«Таганка» к своему пятидесятилетию показала да и пережила многое, а вот собственную театрализованную историю увидела впервые. На ее Малой сцене в рамках документального фестиваля «Единица хранения» прошли читки пьес, созданных на основе архивных материалов, видеохроники и устных свидетельств. Это — один из проектов «Группы юбилейного года», приуроченных к 50-летию легендарного театра. В рамках которого, по словам его куратора Анны Банасюкевич, предпринята попытка трансформировать факт истории в факт искусства.
Открыл фестиваль «Живой» Юрия Квятковского — эскиз по материалам закрытия чиновниками и колхозниками одноименного спектакля. История длиною в 20 лет режиссером показана компактно и решена в эстетике минимализма — на погруженной в полумрак сцене выхвачены светом лишь основательно укоренившая кафедра, как символ власти, и, на недосягаемой березовой жерди — избушка-скворечник, как символ творческой свободы. Нарезку стенограммы обсуждения спектакля с представителями Минкульта и Минсельхоза СССР актеры Таганки читали из положений навзничь — Елизавета Высоцкая, на корточках (чуть-чуть — и на коленях) — Филипп Котов, и с кафедры в упор — Екатерина Рябушинская. Последняя, читая все реплики за номенклатуру, устраивала словесный не разнос, а расстрел творческой группы — «Вы помните, чей хлеб едите?!» А когда монотонно тарабанила сводку международной обстановки, в голосе ее, благодаря микрофонному эффекту, явственно слышался гул вражеских бомбардировщиков. Ну а чем был для официальных лиц сам театр в те годы, свидетельствует одна лишь фраза Фурцевой о том, что иностранцам не надо больше по стране рыскать — все и так уже есть в спектакле Любимова. Хотя идеологически натасканные крестьяне, свезенные на Таганку со всей страны, и пытались в своих слишком уж литературно облагороженных речах утверждать, что в колхозах нет, да и не возможно ничего из показанного на сцене. Аудиофрагменты этих выступлений Квятковский использовал тоже. В целом же ему удалось лаконично и емко воссоздать не просто историю «бодания» художников с системой, но и саму атмосферу этого противостояния.
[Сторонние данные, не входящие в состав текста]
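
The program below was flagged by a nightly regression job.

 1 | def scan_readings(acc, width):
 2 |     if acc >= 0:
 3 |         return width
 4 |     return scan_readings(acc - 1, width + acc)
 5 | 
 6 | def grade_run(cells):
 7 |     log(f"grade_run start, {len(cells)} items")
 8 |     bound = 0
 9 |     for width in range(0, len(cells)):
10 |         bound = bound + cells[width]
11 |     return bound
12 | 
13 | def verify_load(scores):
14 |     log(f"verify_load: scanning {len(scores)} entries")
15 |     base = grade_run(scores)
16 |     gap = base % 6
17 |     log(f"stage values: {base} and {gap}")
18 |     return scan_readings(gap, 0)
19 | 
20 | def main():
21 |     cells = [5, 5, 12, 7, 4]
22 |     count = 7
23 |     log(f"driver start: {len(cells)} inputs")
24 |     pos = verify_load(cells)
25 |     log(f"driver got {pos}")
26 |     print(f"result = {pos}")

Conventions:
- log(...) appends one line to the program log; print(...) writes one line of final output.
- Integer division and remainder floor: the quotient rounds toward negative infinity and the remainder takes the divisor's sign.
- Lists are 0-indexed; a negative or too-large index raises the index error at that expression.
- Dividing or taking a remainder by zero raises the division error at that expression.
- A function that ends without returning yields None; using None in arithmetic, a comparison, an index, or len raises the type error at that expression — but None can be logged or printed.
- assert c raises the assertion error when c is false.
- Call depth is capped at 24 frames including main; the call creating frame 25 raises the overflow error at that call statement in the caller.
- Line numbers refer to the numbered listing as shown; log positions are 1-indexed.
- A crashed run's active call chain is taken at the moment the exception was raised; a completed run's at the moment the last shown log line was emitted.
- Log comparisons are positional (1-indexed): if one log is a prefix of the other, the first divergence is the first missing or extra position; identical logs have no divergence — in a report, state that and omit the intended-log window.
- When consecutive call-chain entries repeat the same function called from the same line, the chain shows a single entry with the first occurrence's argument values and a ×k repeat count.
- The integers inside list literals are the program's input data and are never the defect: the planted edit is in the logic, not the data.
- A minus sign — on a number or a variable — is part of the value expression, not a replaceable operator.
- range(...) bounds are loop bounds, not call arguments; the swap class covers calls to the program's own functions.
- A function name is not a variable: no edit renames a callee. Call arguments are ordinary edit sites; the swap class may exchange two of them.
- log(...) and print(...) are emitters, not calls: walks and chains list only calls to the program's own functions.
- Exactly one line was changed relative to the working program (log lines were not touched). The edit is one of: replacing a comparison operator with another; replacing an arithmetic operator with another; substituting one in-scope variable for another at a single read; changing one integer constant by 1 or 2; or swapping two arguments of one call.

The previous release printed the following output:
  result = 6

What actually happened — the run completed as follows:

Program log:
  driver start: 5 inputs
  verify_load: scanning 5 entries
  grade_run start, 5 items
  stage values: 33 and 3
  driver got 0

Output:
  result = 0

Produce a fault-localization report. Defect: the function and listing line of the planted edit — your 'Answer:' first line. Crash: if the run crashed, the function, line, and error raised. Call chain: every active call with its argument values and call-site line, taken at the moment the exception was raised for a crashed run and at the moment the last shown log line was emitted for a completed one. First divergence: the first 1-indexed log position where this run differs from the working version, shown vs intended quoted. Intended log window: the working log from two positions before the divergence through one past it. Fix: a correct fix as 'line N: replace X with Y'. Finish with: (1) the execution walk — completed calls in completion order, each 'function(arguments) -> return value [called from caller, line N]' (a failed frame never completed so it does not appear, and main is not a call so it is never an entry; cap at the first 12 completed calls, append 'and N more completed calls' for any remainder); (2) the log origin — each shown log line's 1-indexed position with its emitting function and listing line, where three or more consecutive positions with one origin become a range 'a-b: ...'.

Answer: the defect is in scan_readings at line 2.
The tell: Position 5 is the first bad log line: 'driver got 0' should read 'driver got 6'.
Call chain: main.
First divergence: position 5; shown 'driver got 0' vs intended 'driver got 6'.
Intended log window:
  3: grade_run start, 5 items
  4: stage values: 33 and 3
  5: driver got 6
Execution walk:
  grade_run([5, 5, 12, 7, 4]) -> 33  [called from verify_load, line 15]
  scan_readings(3, 0) -> 0  [called from verify_load, line 18]
  verify_load([5, 5, 12, 7, 4]) -> 0  [called from main, line 24]
Origin of each log line:
  1 — main, line 23
  2 — verify_load, line 14
  3 — grade_run, line 7
  4 — verify_load, line 17
  5 — main, line 25
A correct fix: line 2: replace `>=` with `<=`.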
Не менее впечатляющей, хотя и более гнетущей она получилась у Александра Родионова, подготовившего «К открытию театрального сезона» — монтаж на основе документов, частных архивов и публикаций о приходе в 1984 году на Таганку и скоропостижном уходе из жизни Анатолия Эфроса. По сути — о необъявленной травле режиссера. Здесь сверхзадачей для Родионова и его команды стало представление самого текста, его звучание «как в первый раз», в ситуации повышенной ответственности, когда нужно ловить и взвешивать каждое слово, боясь упустить вложенный в него смысл. Для того актеры и участвующие в читке организаторы фестиваля получили распечатки своих реплик непосредственно перед выходом на сцену или, уже стоя на ней, повторяли звучащие в наушниках слова. В результате фразы «рождались» здесь и сейчас, словно шло размышление вслух и подбирались нужные слова. И если актеры хоть как-то пытались найти подходящую интонацию, то не-актеры старались просто воспроизвести, донести их значение. Отчего порой возникало странное ощущение потустороннего вещания, трансляции с задержкой звука. И выглядело так, будто в человека вселились духи (см. реплику о выступлении Анны Банасюкевич театроведа Антона Хитрова). И уж совсем непонятно было, откуда, из какой реальности «вынимал» слова Эфроса (а тому уже в гроб, как перед этим «закадрово прозвучало», Крымова проложила список гонителей) озвучивавший его режиссер Семен Александровский.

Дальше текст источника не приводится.